By Rebecca Adams, CQ HealthBeat Associate Editor

October 25, 2013 -- South Carolina, a state whose Republican governor has criticized the Obama administration's health care policies frequently, is partnering with the Health and Human Services on a plan to shift elderly and frail people into managed care.

South Carolina is the latest state to get approval for a demonstration affecting people who are enrolled in Medicare and Medicaid. GOP Gov. Nikki Haley has opposed the health law (PL 111-148, PL 111-152) and refused to expand Medicaid.

About 53,600 people who are dually eligible for both programs are scheduled to start enrolling in the managed care plans on July 1. The program will be phased in and if a senior hasn't chosen a plan by Jan. 1, 2015, then the state will select one for the individual. By December 2015, a beneficiary's benefits are supposed to be coordinated.

The people who are enrolled will get behavioral health and support services through one health plan that also provides medical care. State officials hope the new program will delay some patients' move into a nursing facility and prevent avoidable emergency room visits by increasing coordinated care through home health care and community-based services.

"This federal approval marks another significant milestone for showing South Carolina's commitment to delivering quality health care to some of our most vulnerable citizens," South Carolina Department of Health and Human Services Director Tony Keck said in a statement. "Currently, these patients must navigate a fragmented system to find the services they need."

Keck said that the pilot project, known as Healthy Connections Prime, "ensures they have access to the right kind of health care services."
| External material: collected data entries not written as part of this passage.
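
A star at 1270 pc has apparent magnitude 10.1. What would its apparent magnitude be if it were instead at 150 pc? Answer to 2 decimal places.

Flux ∝ 1/d², so Δm = 5 log₁₀(d₂/d₁) = 5 log₁₀(150/1270) = -4.639
m₂ = m₁ + Δm = 10.1 + (-4.639) = 5.461

m ≈ 5.46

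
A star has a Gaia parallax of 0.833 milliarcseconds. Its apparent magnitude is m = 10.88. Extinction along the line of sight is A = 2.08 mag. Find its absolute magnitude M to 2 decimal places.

M ≈ -1.60

p = 0.833 mas = 8.33×10^-4″ → d = 1/p = 1200 pc
5 log₁₀(d/10 pc) = 5 log₁₀(1200) − 5 = 10.397
M = m − 5 log₁₀(d/10) − A = 10.88 − 10.397 − 2.08 = -1.597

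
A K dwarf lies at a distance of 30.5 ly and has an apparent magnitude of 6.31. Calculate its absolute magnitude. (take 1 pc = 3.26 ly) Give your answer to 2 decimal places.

d = 30.5 ly / 3.26 = 9.356 pc
5 log₁₀(d/10 pc) = 5 log₁₀(9.356) − 5 = -0.145
M = m − 5 log₁₀(d/10) = 6.31 + 0.145 = 6.455

M ≈ 6.45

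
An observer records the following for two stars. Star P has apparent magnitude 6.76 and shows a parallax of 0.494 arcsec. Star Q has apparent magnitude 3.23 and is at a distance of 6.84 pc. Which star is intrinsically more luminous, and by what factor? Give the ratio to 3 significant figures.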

The seniors' group AARP praised the development.

"People who are dually eligible for both Medicare and Medicaid often experience fragmented, uncoordinated care that can drive up cost without adding value," Teresa Arnold, state director of AARP SC, said in a statement. "Assuring access to high-quality coordinated care for dual eligibles and finding ways to control their costs without compromising consumer protections" are a priority for the group, she said.

The state will hold a series of forums in November so medical providers can ask questions about the pilot project. The project is scheduled to run for three years.